Beginning in spite of herself to feel a little uncomfortable with all the attention; Helen glanced around to see if her parents were nearby.

“I think I just heard my Ma calling; I’d better go see what she wants;” she said hurriedly.

“Don’t you go worrying about your Ma, you’re not a kid anymore, are you?” Johnny grabbed her wrist and held her in place. “If you want a swim, you don’t need your Mummy’s permission.”

“Like I said, I’ve not got my swimsuit;” she replied. “I can’t. I’m sorry.”

The boys glanced at each other; a silent plan passing between them.

“Oh yes you can;” responded one of the boys who had until now been silent. Before she could even catch a breath to object Helen found their hands on her arms and shoulders, pushing hard. In an instant she was flying backwards through the air towards the cold water of the lake. The experience of freefalling through the air was exhilarating; in that brief moment between land and water the combination of fear and excitement created a sensation of intense pleasure that she had never felt before and, to be truthful, had never felt since. The last thing she saw before she hit the water, screams rising in her throat, was Johnny holding the camera that never left her side, beckoning her to smile as he pressed the shutter.

Pushing soaking hair away from her face and rubbing water from her eyes; screams of protest quickly transformed into shrieks of joy.

“Woo; it’s fresh! Are you boys not going to come join me?!”

“Helen Walker, get out of there this instant!” Stood on the bank with expressions of horror on their face were her parents; her Mum clasping her forehead, her Dad’s arm outstretched towards her. Reluctantly she took his hand and clambered out of the water. All eyes were on her as she stood there, soaking wet.  

“You’re a disgrace to yourself and to the family, Helen;” her father shouted. “Go dry yourself off then pack your things. This holiday is over. We’re going home.” Her mother gathered up her things and snatched the camera from Johnny’s hands.

Looking back Helen smiled as she recalled just how powerful she had felt for that minute; every boy and man seemed to be staring longingly at the thin cotton dress clinging tightly to every inch of her body, every woman trying and failing to disguise their envy at her youth. Her father’s anger was of no relevance – all that mattered was the way in which Johnny was looking her up and down.

“Nice knowing you;” he shouted as she was dragged away from him for the second time in as many days.

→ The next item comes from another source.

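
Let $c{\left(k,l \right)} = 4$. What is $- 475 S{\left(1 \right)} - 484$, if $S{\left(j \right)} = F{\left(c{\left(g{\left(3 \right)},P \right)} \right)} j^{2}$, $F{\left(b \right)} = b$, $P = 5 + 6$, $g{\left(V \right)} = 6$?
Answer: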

“Pity I didn’t get the chance to know you better;”she replied with a laugh.

She’d never seem him again, although he was the subject of many a fantasy over the next two years until she met Derek and instead channelled her energies into breaking his resolve to save himself until marriage, a resolve which lasted approximately 4 weeks after their first date.

Oh what she would give to have the chance to feel like that again, to be that person again! Legs swinging from the window ledge, she closed her eyes and imagined letting go, taking flight, freefalling.

Opening them again, she slammed the photo-album shut and climbed down from the ledge. Falling would be easy, sure, but there was a pile of washing to be done and the beds wouldn’t make themselves. She put aside the album and the promise it held, and set to work before her husband got home.